L’objectif de neutralité carbone consiste à réduire drastiquement les émissions – non pas à les réduire à zéro – et à compenser les rejets résiduels. La réalisation de cet objectif et son succès dépendent donc de mécanismes de compensation, comme l’utilisation de puits de carbone naturels, telles que les forêts ou les sols, ou encore des technologies de captage et de stockage du carbone, des technologies encore immatures et dont la sécurité est controversée. Lire notre analyse.

Pour y parvenir, nous devons prendre des mesures audacieuses ensemble. Notre objectif actuel de réduire nos émissions de 40 % d’ici 2030 n’est pas suffisant. Nous devons aller plus loin, nous devons aspirer à plus. Une approche en deux étapes est nécessaire pour réduire les émissions de CO2 d’ici 2030 de 50, voire de 55 %. L’Union européenne dirigera des négociations internationales en vue d’accroître le niveau d’ambition des autres grandes économies d’ici 2021. Parce que pour avoir un impact réel, nous ne devons pas seulement être ambitieux chez nous. Nous devons le faire, bien sûr, mais le monde entier doit bouger ensemble.

Pour y parvenir, je proposerai un Green Deal pour l’Europe au cours des 100 premiers jours de mon mandat. Je présenterai la toute première loi européenne sur le climat qui fixera l’objectif de 2050. Cet accroissement d’ambition nécessitera des investissements à grande échelle. L’argent public ne suffira pas, je proposerai un plan d’investissement durable pour l’Europe et je transformerai une partie de la Banque européenne d’investissement en Banque du climat.

Pour plus d’éléments sur le projet de création d’une Banque européenne du Climat et son possible fonctionnement, vous pouvez lire l’entretien que Pierre Larrouturou, initiateur de l’appel pour un plan Marshall pour le climat, aujourd’hui député européen élu sur la liste Envie d’Europe écologique et sociale, nous a accordé.

Cela débloquera 1 000 milliards d’euros d’investissements au cours de la prochaine décennie. C’est un signe de changement. Chacun d’entre nous et chaque secteur devra y contribuer : de l’aviation au transport maritime en passant par la façon dont chacun d’entre nous voyage et vit. Les émissions doivent avoir un prix qui change notre comportement. Pour finir ce travail et pour faire en sorte que nos entreprises puissent être concurrentielles, j’introduirai une taxe carbone à la frontière pour éviter les fuites.

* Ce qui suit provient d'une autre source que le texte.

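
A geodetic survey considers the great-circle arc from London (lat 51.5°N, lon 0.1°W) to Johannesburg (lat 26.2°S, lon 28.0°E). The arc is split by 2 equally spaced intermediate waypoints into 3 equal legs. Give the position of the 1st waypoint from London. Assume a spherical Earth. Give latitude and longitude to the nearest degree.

The haversine formula gives a central angle δ ≈ 1.423 rad (81.5°) between the endpoints.
Interpolate at f = 1/3 with slerp weights a = sin((1−f)δ)/sin δ ≈ 0.822, b = sin(fδ)/sin δ ≈ 0.462.
p = a·p₁ + b·p₂ ≈ (0.877, 0.194, 0.439); φ = arcsin(p_z) ≈ 26.05°, λ = atan2(p_y, p_x) ≈ 12.45°.

≈ lat 26°N, lon 12°E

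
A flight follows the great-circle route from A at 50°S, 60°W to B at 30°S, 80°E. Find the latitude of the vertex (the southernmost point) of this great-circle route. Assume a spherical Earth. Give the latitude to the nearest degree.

≈ 69°S

The great circle lies in the plane with unit normal n̂ = (p₁ × p₂)/|p₁ × p₂|.
Here n̂_z ≈ +0.358; the vertex latitude is φ_max = arccos|n̂_z| ≈ 69.0°.
Check via Clairaut: cos φ_max = |cos φ₁| · sin C = cos(50.0°)·sin(146.1°) ≈ 0.358, again giving ≈ 69.0°.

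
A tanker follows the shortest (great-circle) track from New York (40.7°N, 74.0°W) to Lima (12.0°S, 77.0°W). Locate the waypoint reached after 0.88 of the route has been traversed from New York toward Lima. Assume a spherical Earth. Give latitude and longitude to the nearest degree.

≈ (6°S, 77°W)

Convert each endpoint to a unit vector on the sphere (x = cos φ cos λ, y = cos φ sin λ, z = sin φ).
The central angle between the endpoints is δ = arccos(p₁·p₂) ≈ 0.921 rad (52.8°).
Interpolate at f = 0.88 with slerp weights a = sin((1−f)δ)/sin δ ≈ 0.139, b = sin(fδ)/sin δ ≈ 0.910.
p = a·p₁ + b·p₂ ≈ (0.229, -0.968, -0.099); φ = arcsin(p_z) ≈ -5.67°, λ = atan2(p_y, p_x) ≈ -76.68°.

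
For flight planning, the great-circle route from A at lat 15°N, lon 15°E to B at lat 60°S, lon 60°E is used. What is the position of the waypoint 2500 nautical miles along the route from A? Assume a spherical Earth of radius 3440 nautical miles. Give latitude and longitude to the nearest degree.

≈ lat 24°S, lon 30°E

Write both endpoints as unit vectors p₁, p₂ with components (cos φ cos λ, cos φ sin λ, sin φ).
The central angle between the endpoints is δ = arccos(p₁·p₂) ≈ 1.453 rad (83.3°). The total great-circle distance is δ·R ≈ 1.453 × 3440 ≈ 4999 nmi, so the target fraction is f = 2500/4999 ≈ 0.500.
Interpolate at f ≈ 0.500 with slerp weights a = sin((1−f)δ)/sin δ ≈ 0.669, b = sin(fδ)/sin δ ≈ 0.669.
p = a·p₁ + b·p₂ ≈ (0.791, 0.457, -0.406); φ = arcsin(p_z) ≈ -23.97°, λ = atan2(p_y, p_x) ≈ 30.00°.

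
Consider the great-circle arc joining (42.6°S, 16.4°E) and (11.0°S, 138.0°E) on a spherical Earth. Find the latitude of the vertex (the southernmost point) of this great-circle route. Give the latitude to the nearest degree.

≈ 51°S

The great circle lies in the plane with unit normal n̂ = (p₁ × p₂)/|p₁ × p₂|.
Here n̂_z ≈ +0.636; the vertex latitude is φ_max = arccos|n̂_z| ≈ 50.5°.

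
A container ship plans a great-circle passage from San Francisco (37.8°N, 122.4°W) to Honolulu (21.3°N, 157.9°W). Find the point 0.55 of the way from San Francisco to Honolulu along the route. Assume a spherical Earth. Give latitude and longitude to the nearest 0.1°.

Convert each endpoint to a unit vector on the sphere (x = cos φ cos λ, y = cos φ sin λ, z = sin φ).
The central angle between the endpoints is δ = arccos(p₁·p₂) ≈ 0.606 rad (34.7°).
Interpolate at f = 0.55 with slerp weights a = sin((1−f)δ)/sin δ ≈ 0.473, b = sin(fδ)/sin δ ≈ 0.574.
p = a·p₁ + b·p₂ ≈ (-0.696, -0.517, 0.498); φ = arcsin(p_z) ≈ 29.90°, λ = atan2(p_y, p_x) ≈ -143.41°.

≈ 29.9°N, 143.4°W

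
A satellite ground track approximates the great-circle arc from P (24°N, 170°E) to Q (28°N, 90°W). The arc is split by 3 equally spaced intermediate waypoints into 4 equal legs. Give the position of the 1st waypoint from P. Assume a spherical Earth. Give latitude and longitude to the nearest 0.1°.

From cos δ = sin φ₁ sin φ₂ + cos φ₁ cos φ₂ cos Δλ, the central angle is δ ≈ 1.520 rad (87.1°).
Interpolate at f = 1/4 with slerp weights a = sin((1−f)δ)/sin δ ≈ 0.910, b = sin(fδ)/sin δ ≈ 0.371.
p = a·p₁ + b·p₂ ≈ (-0.818, -0.184, 0.544); φ = arcsin(p_z) ≈ 32.98°, λ = atan2(p_y, p_x) ≈ -167.36°.

≈ (33.0°N, 167.4°W)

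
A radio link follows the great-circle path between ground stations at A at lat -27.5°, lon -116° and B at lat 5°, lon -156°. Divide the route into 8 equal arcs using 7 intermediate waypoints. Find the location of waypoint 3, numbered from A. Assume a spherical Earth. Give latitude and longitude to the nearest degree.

The haversine formula gives a central angle δ ≈ 0.881 rad (50.5°) between the endpoints.
Interpolate at f = 3/8 with slerp weights a = sin((1−f)δ)/sin δ ≈ 0.678, b = sin(fδ)/sin δ ≈ 0.421.
p = a·p₁ + b·p₂ ≈ (-0.646, -0.711, -0.277); φ = arcsin(p_z) ≈ -16.05°, λ = atan2(p_y, p_x) ≈ -132.27°.

≈ lat -16°, lon -132°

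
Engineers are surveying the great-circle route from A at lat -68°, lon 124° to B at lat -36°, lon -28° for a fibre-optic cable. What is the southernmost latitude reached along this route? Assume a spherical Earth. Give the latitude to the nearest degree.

≈ -81°

The great circle lies in the plane with unit normal n̂ = (p₁ × p₂)/|p₁ × p₂|.
Here n̂_z ≈ -0.148; the vertex latitude is φ_max = arccos|n̂_z| ≈ 81.5°.
Check via Clairaut: cos φ_max = |cos φ₁| · sin C = cos(68.0°)·sin(156.7°) ≈ 0.148, again giving ≈ 81.5°.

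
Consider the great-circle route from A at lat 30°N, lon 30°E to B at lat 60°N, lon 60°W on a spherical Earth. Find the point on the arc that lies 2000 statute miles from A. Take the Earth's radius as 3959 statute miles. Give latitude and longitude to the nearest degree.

From cos δ = sin φ₁ sin φ₂ + cos φ₁ cos φ₂ cos Δλ, the central angle is δ ≈ 1.123 rad (64.3°). The total great-circle distance is δ·R ≈ 1.123 × 3959 ≈ 4446 mi, so the target fraction is f = 2000/4446 ≈ 0.450.
Interpolate at f ≈ 0.450 with slerp weights a = sin((1−f)δ)/sin δ ≈ 0.643, b = sin(fδ)/sin δ ≈ 0.537.
p = a·p₁ + b·p₂ ≈ (0.616, 0.046, 0.786); φ = arcsin(p_z) ≈ 51.84°, λ = atan2(p_y, p_x) ≈ 4.25°.

≈ lat 52°N, lon 4°E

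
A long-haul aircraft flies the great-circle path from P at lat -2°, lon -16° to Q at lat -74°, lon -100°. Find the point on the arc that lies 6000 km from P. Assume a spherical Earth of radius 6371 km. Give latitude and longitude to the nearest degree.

Convert each endpoint to a unit vector on the sphere (x = cos φ cos λ, y = cos φ sin λ, z = sin φ).
The central angle between the endpoints is δ = arccos(p₁·p₂) ≈ 1.508 rad (86.4°). The total great-circle distance is δ·R ≈ 1.508 × 6371 ≈ 9610 km, so the target fraction is f = 6000/9610 ≈ 0.624.
Interpolate at f ≈ 0.624 with slerp weights a = sin((1−f)δ)/sin δ ≈ 0.538, b = sin(fδ)/sin δ ≈ 0.810.
p = a·p₁ + b·p₂ ≈ (0.478, -0.368, -0.798); φ = arcsin(p_z) ≈ -52.90°, λ = atan2(p_y, p_x) ≈ -37.60°.

≈ lat -53°, lon -38°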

Mais, mesdames et messieurs les députés, ce qui est bon pour notre planète doit aussi l’être pour nos peuples et nos régions. Bien sûr, je connais l’importance des fonds de cohésion. Mais, nous avons besoin de plus, nous avons besoin d’une transition juste pour tous. Toutes nos régions n’ont pas le même point de départ, mais nous partageons tous la même destination. C’est pourquoi je proposerai un fonds de transition équitable pour soutenir les personnes les plus touchées. Voici la voie européenne : nous sommes ambitieux, nous n’abandonnons personne et nous offrons des perspectives.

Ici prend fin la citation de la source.